The latest Exchequer returns make for very interesting reading, primarily because they are much better than expected.
We expected to see a big dip in income tax receipts in May as redundancies in April fed through into tax returns. Instead, income tax receipts in May were less than 8% behind May 2019. Taking into the account the ability of many companies to defer income tax payments, this is quite a remarkable performance. It is over 50% ahead of the revised forecast for May set by the Department.
While VAT returns in May dipped 35% on the same month last year, this is still well short of the 50% drop in March, the most recent previous “VAT month”. Again, the figure for VAT for May is over 50% higher than anticipated by the Department after figures were revised for the impact of COVID. The dip in VAT receipts reflects both lower consumer spending and also the deferral of VAT payments by many businesses. The latter is a timing issue only and should result in the deferred VAT crystallising from next year.
The income tax figures in particular are very surprising. An interesting explanation from the Department is that it relates to the progressivity of our tax system. In short, tax payments from higher earners held up better and may have made up for the drop in tax receipts arising as a result of many lower earners being made redundant.
What the figures do show is just how difficult it is to predict tax receipts in the current climate. However, despite the better than expected figures in May, there is still an expectation that figures for the full year will show a significant decline on last year.

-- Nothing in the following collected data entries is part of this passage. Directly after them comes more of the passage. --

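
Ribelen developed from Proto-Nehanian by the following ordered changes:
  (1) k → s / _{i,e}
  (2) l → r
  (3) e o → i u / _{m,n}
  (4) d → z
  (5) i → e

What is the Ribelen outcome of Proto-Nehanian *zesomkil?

Ribelen: *zesomkil > zesomsil > zesomsir > zesumsir > zesumser  (by palatalisation, unconditioned shift, pre-nasal raising, vowel merger)

zesumser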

Equally surprising was the very strong showing on the corporation tax front in May, with receipts over €1bn ahead of the same month last year. This is another remarkable statistic.

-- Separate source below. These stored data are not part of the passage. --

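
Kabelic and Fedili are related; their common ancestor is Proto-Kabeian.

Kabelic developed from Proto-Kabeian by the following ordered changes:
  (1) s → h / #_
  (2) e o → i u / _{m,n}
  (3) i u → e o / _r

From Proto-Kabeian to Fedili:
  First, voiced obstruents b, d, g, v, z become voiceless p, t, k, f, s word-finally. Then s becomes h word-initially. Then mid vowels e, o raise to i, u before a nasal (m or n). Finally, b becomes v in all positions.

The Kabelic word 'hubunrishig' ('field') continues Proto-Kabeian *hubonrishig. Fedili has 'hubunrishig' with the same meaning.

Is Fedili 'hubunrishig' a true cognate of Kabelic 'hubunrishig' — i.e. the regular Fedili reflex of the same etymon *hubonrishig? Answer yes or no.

no

Derive the expected Fedili reflex of *hubonrishig:
Fedili: *hubonrishig > hubonrishik > hubunrishik > huvunrishik  (by final devoicing, pre-nasal raising, unconditioned shift)
The regular Fedili reflex would be 'huvunrishik', but the attested form is 'hubunrishig'. The correspondence is irregular, so they are not cognates (the Fedili form has a different source).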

The Department cautions that June corporation tax figures will provide a better indication of the trend for the full year, but the strong May figures will be a surprise to many. It appears to be linked to large payments by a small number of companies. It may also in part be explained by large migrations of Intellectual Property to Ireland in recent years as companies moved to transfer their IP “onshore” and away from tax havens. The valuable IP would generate significant new taxable profits in Ireland, even after the availability of IP related tax allowances. This may now be feeding into tax receipts.
June will tell us a lot more about the future trajectory of corporation tax receipts as payments in June will reflect expected results for 2020. However the position year to date is very encouraging.
Overall, tax receipts at the end of May are practically identical to the equivalent period in 2019. This is quite an achievement given the COVID19 backdrop and driven by large corporation tax surpluses and a strong start to the year across all taxes. It also reflects much more resilient than expected income tax receipts.
Despite the Department’s comments, it is difficult to rationalise how the tax figures have held up so well, in particular income tax receipts. So at this point it is a case of cautious optimism, with the next set of numbers again keenly awaited.